Dr Mark Charny discusses when you should consider stopping work on a guidelines, in the last article in this series

No-one can work on more than a very limited number of projects. This article discusses when you can safely consider the job of introducing a guideline done, so that you can free up time to move on to a new one.

Other articles in this series have made it clear that you cannot assume that simply distributing information will change behaviour, yet many attempts to introduce new guidelines stop at just this.

Even if your plan includes the follow-up work recommended, you cannot assume that new ways of working will be adopted. Only by monitor- ing progress through measurement and seeing that new patterns of behaviour have been adopted and sustained can you strt to think of moving on.

Turning your attention elsewhere too early may allow the situation to drift back quite quickly to the way it was before you started: the natural tendency of people is to revert to previous, familiar behaviour patterns.

You may occasionally have to admit defeat, despite your best efforts. People may be reluctant to change in line with a guideline for reasons that you cannot influence. Good planning minimises the chance of this happening, but does not eliminate it entirely.

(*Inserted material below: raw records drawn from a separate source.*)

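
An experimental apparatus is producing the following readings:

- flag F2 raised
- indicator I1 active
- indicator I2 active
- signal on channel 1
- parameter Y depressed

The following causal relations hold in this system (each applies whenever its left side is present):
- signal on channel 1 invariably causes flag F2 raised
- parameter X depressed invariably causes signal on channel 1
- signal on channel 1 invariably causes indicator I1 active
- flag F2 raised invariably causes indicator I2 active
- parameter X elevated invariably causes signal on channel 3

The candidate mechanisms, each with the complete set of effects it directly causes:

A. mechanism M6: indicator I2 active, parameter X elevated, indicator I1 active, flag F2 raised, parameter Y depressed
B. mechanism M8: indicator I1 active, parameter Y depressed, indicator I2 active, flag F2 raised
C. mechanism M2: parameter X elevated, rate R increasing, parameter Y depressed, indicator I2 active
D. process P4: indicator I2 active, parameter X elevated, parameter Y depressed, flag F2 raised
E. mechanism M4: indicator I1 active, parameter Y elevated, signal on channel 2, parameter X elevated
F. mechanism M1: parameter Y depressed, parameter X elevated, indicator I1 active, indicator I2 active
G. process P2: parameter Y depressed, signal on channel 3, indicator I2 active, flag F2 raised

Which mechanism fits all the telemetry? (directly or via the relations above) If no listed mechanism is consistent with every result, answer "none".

Testing each hypothesis:
(A) mechanism M6 — flag F2 raised ✓; indicator I1 active ✓; indicator I2 active ✓; signal on channel 1 ✗; parameter Y depressed ✓
(B) mechanism M8 — does not account for signal on channel 1
(C) mechanism M2 — flag F2 raised ✗; indicator I1 active ✗; indicator I2 active ✓; signal on channel 1 ✗; parameter Y depressed ✓
(D) process P4 — flag F2 raised ✓; indicator I1 active ✗; indicator I2 active ✓; signal on channel 1 ✗; parameter Y depressed ✓
(E) mechanism M4 — fails on flag F2 raised, indicator I2 active, signal on channel 1, parameter Y depressed (predicts parameter Y elevated, not parameter Y depressed)
(F) mechanism M1 — does not account for flag F2 raised, signal on channel 1
(G) process P2 — does not account for indicator I1 active, signal on channel 1
None of the listed candidates fits everything.

none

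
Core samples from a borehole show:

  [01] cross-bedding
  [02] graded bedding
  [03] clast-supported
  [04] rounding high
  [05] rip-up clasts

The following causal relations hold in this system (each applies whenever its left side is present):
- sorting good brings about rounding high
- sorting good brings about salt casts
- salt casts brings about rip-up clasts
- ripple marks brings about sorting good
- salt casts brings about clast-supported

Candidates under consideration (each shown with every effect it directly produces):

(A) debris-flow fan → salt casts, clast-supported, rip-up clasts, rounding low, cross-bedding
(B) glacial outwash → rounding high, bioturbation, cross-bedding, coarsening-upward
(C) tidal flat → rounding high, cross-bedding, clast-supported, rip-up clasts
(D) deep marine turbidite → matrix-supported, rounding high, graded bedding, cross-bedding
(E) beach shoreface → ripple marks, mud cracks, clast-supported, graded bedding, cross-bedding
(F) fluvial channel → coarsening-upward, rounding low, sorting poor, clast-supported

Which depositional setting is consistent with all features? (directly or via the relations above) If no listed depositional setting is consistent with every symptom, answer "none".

E

Per-candidate check:
(A) debris-flow fan — cross-bedding +; graded bedding -; clast-supported +; rounding high -; rip-up clasts +
(B) glacial outwash — cross-bedding +; graded bedding -; clast-supported -; rounding high +; rip-up clasts -
(C) tidal flat — cross-bedding +; graded bedding -; clast-supported +; rounding high +; rip-up clasts +
(D) deep marine turbidite — cross-bedding +; graded bedding +; clast-supported -; rounding high +; rip-up clasts -
(E) beach shoreface — cross-bedding +; graded bedding +; clast-supported +; rounding high + (by ripple marks → sorting good → rounding high); rip-up clasts + (by ripple marks → sorting good → salt casts → rip-up clasts)
(F) fluvial channel — cross-bedding -; graded bedding -; clast-supported +; rounding high -; rip-up clasts -
(E) is the only candidate with no mismatches.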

Assuming that you have had the success you deserve with your project, there are four questions to ask:

1. Is the guideline widely accepted?

In your contacts with colleagues during the course of implementation, you will develop an accurate sense of whether the guideline has been understood and accepted by them.

If it has not, any change the indicators may reveal is likely to be due to the Hawthorne effect – people changing because they are being watched, and going back to earlier ways of working when they are not watched any more.

2. Is the change maintained?

Through monitoring, you will be able to track what is happening to key components of the guideline. You want to see not only a change in these indicators, but also track them for long enough to be satisfied that having changed they have stayed for some time at the new level.

Although you cannot be sure whether the Hawthorne effect is operating until you disband the implementation team, people usually get used to being monitored and this has less effect over time; this probably accounts for the 'post-guideline blip'

3. Are new systems and ways of working fully bedded in?

Has the organisation itself accepted the new ways of working?
Have all the old forms been disposed of?
Has everyone been trained on the new computer system?
Are new arrangements for collecting path specimens or returning results always used?

Have the old notices been taken down?

Look for symptoms of failing to adopt new working practices: if you see telltale signs, beware!

4. Have other areas of care become high priority?

This final question may involve balancing the need to finish off the job properly with the need to start another one which is now high on the agenda.

This is a matter for judgment, but take care not to succumb to the temptation to take on a new project just because it is new.

If members of the implementation team are enthusiasts, be aware that they will tend to get bored with old things and curious about new ones, and make sure that this outlook does not colour their judgment too much.

You should also put in place a system for dealing with predictable changes in circumstances. For example, you may need to make sure that new trainees are familiarised with the guideline when they arrive in the practice; similar steps may be needed when a new receptionist or practice nurse arrives.

When you decide that the time has come to focus your attention on something new, you should consider withdrawing from the current project gradually.

You might stop monitoring data for a trial period – say 3 months – and thenNcollect further data to see whether the position is still satisfactory. This will help to distinguish the Hawthorne9effect from real commitment to the new way of working.

If you are in any doubt about whether the change is permanent, it may be useful to plan further 'spot checks' to alert you to the need to engage more intensively once again.

Once you have disbanded the implementation team and signed off the project, it may be difficult to get things going again.

Every guideline you adopt should have a review date. This may be based on a general standard (e.g. annual review) or on considerations specific to the guideline in question (e.g. when the results of an important study are expected to be published).

As well as these predetermined dates, you should consider reviewing a guideline when:

New research is published
New facilities become available (e.g. a clinical computer system, new near-patient-testing equipment etc.)
New national policies are published
Expectations of the public or clinicians change markedly.

Success in implementing a guideline requires a plan that includes:

Phased withdrawal
Induction of new staff

A review that is either predetermined or reflects unpredictable changes in research, facilities, policies or explanations.

Even when the implementation team has been disbanded or moved on to other things, someone should have the responsibility of keeping an eye on matters that may be relevant to the guideline and advise the local lead of the need to consider taking an interest in the guideline once again.